# Sleeping accommodations for family of 6?



## Jimmy (Jan 13, 2016)

I was wondering if there is a way to travel on the train with a family of 6. We would love to all be in the same room. Does anyone have any experiences in doing this? Thank you!


----------



## TinCan782 (Jan 13, 2016)

Your best bet would be a family bedroom and one or two adjacent roomettes. The family bedroom is designed for two adults and two kids. Roomettes for two.

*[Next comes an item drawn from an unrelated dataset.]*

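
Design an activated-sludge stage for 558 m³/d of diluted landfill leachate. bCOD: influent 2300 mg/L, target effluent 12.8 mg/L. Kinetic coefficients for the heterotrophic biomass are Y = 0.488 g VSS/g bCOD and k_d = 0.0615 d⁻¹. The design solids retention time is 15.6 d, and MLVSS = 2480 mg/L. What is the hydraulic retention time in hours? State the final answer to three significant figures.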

Another possibility would be two bedrooms next to each other (E/D, C/B). The wall between these pairs can be opened by the sleeping car attendant. The bedroom is best for two people but, two could share the lower berth to get three in each room.


----------



## the_traveler (Jan 13, 2016)

FP's advise is on Superliners (2 level trains only), there are no family rooms on Viewliners (single level trains). Also, the only bedrooms on Viewliners are A/B, which also can be combined.


----------



## Lonestar648 (Jan 13, 2016)

First is everyone Adults/? (Teens included) If so, For cost, you may want to use three roomettes. We found traveling with three adults and two teens, three roomettes was the best deal. The family room child's beds are too short for teens. We got our rooms across and next to each other. We made the two teens take the upper bunks at night which they were thrilled to do.


----------